Back in Brooklyn with Mas Ysa, the Emotive Synth-Pop Artist, On the Debut of His First Album Seraph
“Do you know how embarrassing it is to be this emotional in front of people?” asked Thomas Arsenault from the stage. Mouthing along to his every personal detail, the people didn’t seem to. And bounding happily by himself under psychedelic stained-glass lights, behind an electronic rig and in front of a sold-out crowd at Brooklyn’s Baby’s All Right Monday night, he really didn’t seem so bashful about it. It was the record release show for Seraph, the Canadian producer’s first full-length record as Mas Ysa, and a moment he’d been been building to for years.
Earlier that afternoon, Arsenault gulped lemon tea to counteract the effects of his backslide into smoking. The habit’s bad for his booming voice, but a balm for frayed nerves. Performing, he says, is “like living this emotionally unreasonable state of mind, constantly.” He longs to lead a band like Van Morrison or some other old pro would, a gang with which to share the highs and lows of performance. But in 2015, the financial reality of making experimental, emotive synth-pop leaves him lonely. “It’s an unreasonable thing for an adult to be doing by themselves,” he says. “Let alone being like, ‘Hey, you, other adult! You come do this with me! Leave your partner or your child and come out.’”
In performance, the solitude suits him. The live wire act of triggering his dance beats and electronic samples in real time is the only way he’s found to accurately recreate the volatility in the recorded versions of open-hearted anthems like his first track, “Shame.” “I really need the sense of risk and impending, “Oh, I’m going to fuck up. Oh, I’m going to fuck up. Oh, I fucked up! Fix it!” To that end, he records his music live, on the same rig he plays out. Though made electronically more than acoustically, he calls it “folk.” He can’t recreate a feeling by pressing a few preset buttons. A show leaves him, “overwhelmed in one way or another,” he says. “Sometimes I feel really intense and powerful and sometimes I feel exhausted and embarrassed, or something. Which has no correlation to if the show went well or not.”
“A good show costs me, and a bad show costs me.”
Monday’s gig was a rare return to the neighborhood that nursed his artistic ambition. Arsenault moved to Williamsburg after studying composition at Oberlin, and spent his Brooklyn years living in a non-residential Kent Avenue studio space. It was in that same famous building that once housed 285 Kent, Glasslands, and Death by Audio. The city’s zoning authorities caught on in 2013, forcing him to migrate to a house upstate. It was a preview in miniature of what would happen to the neighborhood at large.

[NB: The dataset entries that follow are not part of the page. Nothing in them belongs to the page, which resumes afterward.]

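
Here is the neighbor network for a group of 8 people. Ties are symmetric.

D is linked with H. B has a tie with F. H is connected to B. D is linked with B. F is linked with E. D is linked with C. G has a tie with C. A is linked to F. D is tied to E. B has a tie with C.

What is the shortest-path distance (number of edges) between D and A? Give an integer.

One shortest route is D – B – F – A, which uses 3 edges, and at distance 2 from D we only reach {F, G}, which does not include A. So d(D,A) = 3.

3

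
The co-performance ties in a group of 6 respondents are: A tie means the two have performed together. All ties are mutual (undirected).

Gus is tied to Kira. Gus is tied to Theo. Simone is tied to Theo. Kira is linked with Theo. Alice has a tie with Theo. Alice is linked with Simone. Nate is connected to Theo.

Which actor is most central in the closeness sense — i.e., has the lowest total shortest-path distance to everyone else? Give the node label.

Farness (sum of distances to all others) for each node — Alice:8, Gus:8, Kira:8, Nate:9, Simone:8, Theo:5.
The smallest farness is 5, for Theo, so Theo has the highest closeness.

Theo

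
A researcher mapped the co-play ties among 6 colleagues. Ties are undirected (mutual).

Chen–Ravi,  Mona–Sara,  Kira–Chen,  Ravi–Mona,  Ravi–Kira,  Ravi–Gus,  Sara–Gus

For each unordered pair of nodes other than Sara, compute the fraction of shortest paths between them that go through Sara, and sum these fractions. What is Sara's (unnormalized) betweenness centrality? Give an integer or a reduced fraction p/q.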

“This record is very much a result of me being plugged into a music community,” he says. “I’ve never really written without the well of the experience of having lived here. It’ll be different after this record cycle, when I’ve really been up there, and now my clock is set back and that wellspring has run dry.” Still, Arsenault resists the pat Bon Iver-y narrative of a songwriter retreating to country quiet as the magic key to deeper artistic breakthrough. “My Brooklyn experience was very isolated, too,” he notes. “It was in that building, on that block, going to Zebulon, going to 285 Kent.”
Arsenault seems to write almost entirely from internal stimuli, anyway, and makes little effort to camouflage his songs’ biographical starting point. He says the album closing ballad “Don’t Make” was written about a college sweetheart, who now dates a close friend of his, one Arsenault not-coincidentally brought in to play acoustic guitar on the track. “If you find someone you really love, never let them go,” he advises in an intense, trembling whisper. Knowing the backstory, it’s hard to say if that’s extremely well-adjusted or sort of melodramatically creepy.
On Seraph’s lead single “Margarita,” he literally cries out to his mother. Her name gives the track its title and her image adorns both the single and album art. “Oh Margarita, don’t you leave us too young!” he shouts, completely unafraid that such transparent parental need might make him seem somehow weak or uncool. For the record, his mom loves it. The impracticality of her flying over 24 hours from Uruguay to Brooklyn for the release show was something he had to convince her of. “She called me crying yesterday, “My bag’s packed, I’m coming.” She’d be getting here like four hours, from now. She’s like, “I’m coming, I’m coming.” I had to talk her down.” (His brother did make it, receiving a sweet shout-out from the stage.)
Raised partially in Brazil, his grandparents played castanets and pan-flutes, filled the house with classical and religious music. Arsenault didn’t identify the source of the synth flutes, castanet clicks, and chorale sweeps that sometime seep into his music until friends pointed them out. It makes total sense to him now, not as an overt statement on cultural identity, but a natural extension of it.
“That stuff is not an aesthetic choice,” he says. “It’s 100 percent what sounds like me, to me.”